Niente odio, niente saccheggi e violenze come nel 1996. “Il Paese è cambiato, ha perso anche la forza per arrabbiarsi. Ora sospira, e va avanti”
Non fosse la Londra pronta a festeggiare la vittoria degli Europei parrebbe una scena di Blade Runner, quella che il Guardian racconta all’indomani della finale persa con l’Italia.
“Londra è stata sommersa da una grande alluvione, che ha depositato tutte le lattine e le bottiglie nelle strade e poi si è ritirata da dove proveniva. È arrivata una pioggia triste e cupa. Scoppia uno strano coro di Sweet Caroline, ma mite e senza convinzione. L’alcol è finito e la cocaina è svanita. È l’una di notte, gli Europei sono finiti e l’Inghilterra non è piena di odio, vendetta o risentimento. L’Inghilterra è stanca“.
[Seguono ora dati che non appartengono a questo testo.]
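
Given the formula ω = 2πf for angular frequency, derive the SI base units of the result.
Units of each symbol in ω = 2πf:
  f (frequency): 1/s
  The factor 2π is dimensionless.

Multiplying the contributions: [1/s]
Adding exponents of each base unit: s: -1
SI base units of angular frequency: 1/s

Answer: 1/s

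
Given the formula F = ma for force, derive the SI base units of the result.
Units of each symbol in F = ma:
  m (mass): kg
  a (acceleration): m/s²

Multiplying the contributions: [kg] · [m/s²]
Adding exponents of each base unit: kg: 1, m: 1, s: -2
SI base units of force: kg·m/s²

Answer: kg·m/s²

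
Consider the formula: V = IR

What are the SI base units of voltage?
Units of each symbol in V = IR:
  I (current): A
  R (resistance, in ohms): kg·m²/(s³·A²)

Multiplying the contributions: [A] · [kg·m²/(s³·A²)]
Adding exponents of each base unit: kg: 1, m: 2, s: -3, A: -1
SI base units of voltage: kg·m²/(s³·A)

Answer: kg·m²/(s³·A)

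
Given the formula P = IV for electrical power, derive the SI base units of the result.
Units of each symbol in P = IV:
  I (current): A
  V (voltage, in volts): kg·m²/(s³·A)

Multiplying the contributions: [A] · [kg·m²/(s³·A)]
Adding exponents of each base unit: kg: 1, m: 2, s: -3
SI base units of electrical power: kg·m²/s³

Answer: kg·m²/s³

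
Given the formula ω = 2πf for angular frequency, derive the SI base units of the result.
Units of each symbol in ω = 2πf:
  f (frequency): 1/s
  The factor 2π is dimensionless.

Multiplying the contributions: [1/s]
Adding exponents of each base unit: s: -1
SI base units of angular frequency: 1/s

Answer: 1/s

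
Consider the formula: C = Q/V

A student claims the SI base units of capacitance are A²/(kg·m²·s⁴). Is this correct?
Units of each symbol in C = Q/V:
  Q (charge, in coulombs): s·A
  V (voltage, in volts): kg·m²/(s³·A)  → in the denominator, contributes s³·A/(kg·m²)

Multiplying the contributions: [s·A] · [s³·A/(kg·m²)]
Adding exponents of each base unit: kg: -1, m: -2, s: 4, A: 2
SI base units of capacitance: s⁴·A²/(kg·m²)

The claimed units A²/(kg·m²·s⁴) (exponents kg: -1, m: -2, s: -4, A: 2) do not match the derived units s⁴·A²/(kg·m²) (exponents kg: -1, m: -2, s: 4, A: 2), so the claim is incorrect.

Answer: No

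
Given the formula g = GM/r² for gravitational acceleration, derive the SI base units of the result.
Units of each symbol in g = GM/r²:
  G (gravitational constant): m³/(kg·s²)
  M (mass): kg
  r (distance): m  → to the power 2 in the denominator, contributes 1/m²

Multiplying the contributions: [m³/(kg·s²)] · [kg] · [1/m²]
Adding exponents of each base unit: m: 1, s: -2
SI base units of gravitational acceleration: m/s²

Answer: m/s²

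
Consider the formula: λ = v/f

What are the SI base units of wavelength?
Units of each symbol in λ = v/f:
  v (wave speed): m/s
  f (frequency): 1/s  → in the denominator, contributes s

Multiplying the contributions: [m/s] · [s]
Adding exponents of each base unit: m: 1
SI base units of wavelength: m

Answer: m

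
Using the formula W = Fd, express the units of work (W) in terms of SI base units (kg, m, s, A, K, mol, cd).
Units of each symbol in W = Fd:
  F (force): kg·m/s²
  d (displacement): m

Multiplying the contributions: [kg·m/s²] · [m]
Adding exponents of each base unit: kg: 1, m: 2, s: -2
SI base units of work: kg·m²/s²

Answer: kg·m²/s²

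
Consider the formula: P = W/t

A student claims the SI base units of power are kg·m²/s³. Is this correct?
Units of each symbol in P = W/t:
  W (work): kg·m²/s²
  t (time): s  → in the denominator, contributes 1/s

Multiplying the contributions: [kg·m²/s²] · [1/s]
Adding exponents of each base unit: kg: 1, m: 2, s: -3
SI base units of power: kg·m²/s³

The claimed units kg·m²/s³ match the derived units, so the claim is correct.

Answer: Yes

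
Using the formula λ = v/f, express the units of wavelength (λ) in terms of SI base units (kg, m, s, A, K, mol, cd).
Units of each symbol in λ = v/f:
  v (wave speed): m/s
  f (frequency): 1/s  → in the denominator, contributes s

Multiplying the contributions: [m/s] · [s]
Adding exponents of each base unit: m: 1
SI base units of wavelength: m

Answer: m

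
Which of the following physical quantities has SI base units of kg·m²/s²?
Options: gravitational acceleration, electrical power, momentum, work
Checking the SI base units of each option:
  gravitational acceleration (g = GM/r²): m/s²  ✗
  electrical power (P = IV): kg·m²/s³  ✗
  momentum (p = mv): kg·m/s  ✗
  work (W = Fd): kg·m²/s²  ✓ matches

Only work has units kg·m²/s².

Answer: work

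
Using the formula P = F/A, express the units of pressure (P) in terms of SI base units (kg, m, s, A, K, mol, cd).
Units of each symbol in P = F/A:
  F (force): kg·m/s²
  A (area): m²  → in the denominator, contributes 1/m²

Multiplying the contributions: [kg·m/s²] · [1/m²]
Adding exponents of each base unit: kg: 1, m: -1, s: -2
SI base units of pressure: kg/(m·s²)

Answer: kg/(m·s²)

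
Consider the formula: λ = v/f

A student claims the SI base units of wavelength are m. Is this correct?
Units of each symbol in λ = v/f:
  v (wave speed): m/s
  f (frequency): 1/s  → in the denominator, contributes s

Multiplying the contributions: [m/s] · [s]
Adding exponents of each base unit: m: 1
SI base units of wavelength: m

The claimed units m match the derived units, so the claim is correct.

Answer: Yes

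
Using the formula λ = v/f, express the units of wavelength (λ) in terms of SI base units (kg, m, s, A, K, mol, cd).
Units of each symbol in λ = v/f:
  v (wave speed): m/s
  f (frequency): 1/s  → in the denominator, contributes s

Multiplying the contributions: [m/s] · [s]
Adding exponents of each base unit: m: 1
SI base units of wavelength: m

Answer: m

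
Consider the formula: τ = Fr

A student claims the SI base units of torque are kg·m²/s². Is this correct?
Units of each symbol in τ = Fr:
  F (force): kg·m/s²
  r (lever arm): m

Multiplying the contributions: [kg·m/s²] · [m]
Adding exponents of each base unit: kg: 1, m: 2, s: -2
SI base units of torque: kg·m²/s²

The claimed units kg·m²/s² match the derived units, so the claim is correct.

Answer: Yes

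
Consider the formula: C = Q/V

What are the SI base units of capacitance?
Units of each symbol in C = Q/V:
  Q (charge, in coulombs): s·A
  V (voltage, in volts): kg·m²/(s³·A)  → in the denominator, contributes s³·A/(kg·m²)

Multiplying the contributions: [s·A] · [s³·A/(kg·m²)]
Adding exponents of each base unit: kg: -1, m: -2, s: 4, A: 2
SI base units of capacitance: s⁴·A²/(kg·m²)

Answer: s⁴·A²/(kg·m²)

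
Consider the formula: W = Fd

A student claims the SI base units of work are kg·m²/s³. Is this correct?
Units of each symbol in W = Fd:
  F (force): kg·m/s²
  d (displacement): m

Multiplying the contributions: [kg·m/s²] · [m]
Adding exponents of each base unit: kg: 1, m: 2, s: -2
SI base units of work: kg·m²/s²

The claimed units kg·m²/s³ (exponents kg: 1, m: 2, s: -3) do not match the derived units kg·m²/s² (exponents kg: 1, m: 2, s: -2), so the claim is incorrect.

Answer: No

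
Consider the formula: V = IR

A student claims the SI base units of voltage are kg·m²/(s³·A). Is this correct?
Units of each symbol in V = IR:
  I (current): A
  R (resistance, in ohms): kg·m²/(s³·A²)

Multiplying the contributions: [A] · [kg·m²/(s³·A²)]
Adding exponents of each base unit: kg: 1, m: 2, s: -3, A: -1
SI base units of voltage: kg·m²/(s³·A)

The claimed units kg·m²/(s³·A) match the derived units, so the claim is correct.

Answer: Yes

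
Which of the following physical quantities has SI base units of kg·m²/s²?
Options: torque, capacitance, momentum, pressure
Checking the SI base units of each option:
  torque (τ = Fr): kg·m²/s²  ✓ matches
  capacitance (C = Q/V): s⁴·A²/(kg·m²)  ✗
  momentum (p = mv): kg·m/s  ✗
  pressure (P = F/A): kg/(m·s²)  ✗

Only torque has units kg·m²/s².

Answer: torque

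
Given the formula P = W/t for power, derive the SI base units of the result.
Units of each symbol in P = W/t:
  W (work): kg·m²/s²
  t (time): s  → in the denominator, contributes 1/s

Multiplying the contributions: [kg·m²/s²] · [1/s]
Adding exponents of each base unit: kg: 1, m: 2, s: -3
SI base units of power: kg·m²/s³

Answer: kg·m²/s³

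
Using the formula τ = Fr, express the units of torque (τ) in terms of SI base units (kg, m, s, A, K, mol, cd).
Units of each symbol in τ = Fr:
  F (force): kg·m/s²
  r (lever arm): m

Multiplying the contributions: [kg·m/s²] · [m]
Adding exponents of each base unit: kg: 1, m: 2, s: -2
SI base units of torque: kg·m²/s²

Answer: kg·m²/s²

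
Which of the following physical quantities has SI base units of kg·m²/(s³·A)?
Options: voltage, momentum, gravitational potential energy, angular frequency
Checking the SI base units of each option:
  voltage (V = IR): kg·m²/(s³·A)  ✓ matches
  momentum (p = mv): kg·m/s  ✗
  gravitational potential energy (U = -GMm/r): kg·m²/s²  ✗
  angular frequency (ω = 2πf): 1/s  ✗

Only voltage has units kg·m²/(s³·A).

Answer: voltage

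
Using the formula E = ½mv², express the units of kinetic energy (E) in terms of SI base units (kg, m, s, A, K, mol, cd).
Units of each symbol in E = ½mv²:
  m (mass): kg
  v (speed): m/s  → to the power 2, contributes m²/s²
  The factor ½ is dimensionless.

Multiplying the contributions: [kg] · [m²/s²]
Adding exponents of each base unit: kg: 1, m: 2, s: -2
SI base units of kinetic energy: kg·m²/s²

Answer: kg·m²/s²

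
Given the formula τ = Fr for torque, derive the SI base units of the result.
Units of each symbol in τ = Fr:
  F (force): kg·m/s²
  r (lever arm): m

Multiplying the contributions: [kg·m/s²] · [m]
Adding exponents of each base unit: kg: 1, m: 2, s: -2
SI base units of torque: kg·m²/s²

Answer: kg·m²/s²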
Lontanissimo dalla melassa che ha invaso i giornali italiani da ieri, Jonathan Liew tratteggia la tristezza di un Paese che ci aveva creduto forse troppo. E dal quale ci si aspettava persino una reazione rabbiosa. Manco quella c’è stata.
“L’aspetto più intrigante di domenica sera: la relativa mancanza di problemi palesi o disordini civili di massa che ci si poteva aspettare a seguito della drammatica sconfitta dell’Inghilterra ai rigori. Fu proprio in questa piazza nel 1996 che i tifosi inglesi colpiti dalla sconfitta contro la Germania si scatenarono in una terribile furia, saccheggiando negozi e ribaltando auto. (…) Questa volta, ci sono stati alcuni incidenti isolati: il vandalismo di un murale di Marcus Rashford a Withington, il riprovevole abuso razzista dei giocatori di colore dell’Inghilterra su Instagram. Altrettanto prevedibilmente, questi atti sono stati istantaneamente dilatati e feticizzati da media che desiderava disperatamente che accadessero per generare abbastanza shock e indignazione da riempire i giornali di martedì. Ma nel complesso, l’Inghilterra non è bruciata. Almeno: non dopo”.
Per il Guardian “la maggior parte dei guai è arrivata prima dell’evento”. Ma ora, dopo, “le danze nude, le pinte di birra lanciate in aria, i canti, tutto questo giace da qualche parte nell’area liminale tra l’edonismo beato e la delinquenza testa di cazzo”. Insomma non c’è. Perché “Collettivamente l’Inghilterra ha perso la testa, ma lo ha fatto prima che il pallone fosse stato calciato”.
Ne aveva bisogno, il Paese. Scrive Liew. “La crescente privatizzazione dello spazio pubblico, l’assalto al governo locale da parte delle amministrazioni conservatrici, la polarizzazione economica, la dispettosa politica di divisione: tutto questo ha costantemente spazzato via gli sbocchi per esprimere chi siamo, in un luogo, insieme. E così la rabbia si imbottiglia, frizza e ribolle, finché non esplode. Il calcio è diventato uno dei principali canali di sfogo di questo sentimento represso a causa della sua portata e popolarità, ma la storia specifica di questo sport conferisce alla mania del calcio un particolare carattere insensibile. Il trattamento vendicativo dei tifosi da parte dell’establishment negli anni ’70 e ’80 essenzialmente ha creato uomini brutalizzati e arrabbiati per lo più della classe operaia che hanno adottato il personaggio, perché era l’unica identità rimasta a loro disposizione. E quando il movimento è cresciuto di nuovo negli anni ’90, invece di considerare come questa cultura potesse essere reintegrata, il calcio ha solo sperato che se ne andassero. Questo potrebbe spiegare perché la Scozia, una società più coesa e meno infantile dell’Inghilterra, produce relativamente pochi problemi quando gioca la sua nazionale”.
Invece “l’Inghilterra nel 2021 non è un luogo odioso e animalesco. Ma un paese profondamente e deliberatamente diviso, trattato con sudicio disprezzo dai suoi politici: spogliato dell’orgoglio e dell’aspirazione, dell’investimento personale e della semplice gioia. E così, nonostante tutti gli infausti auguri, non sorprende che quando la sua squadra di calcio perde una finale importante, non strappi. Sospira semplicemente, torna a casa e aspetta pazientemente il prossimo ronzio”.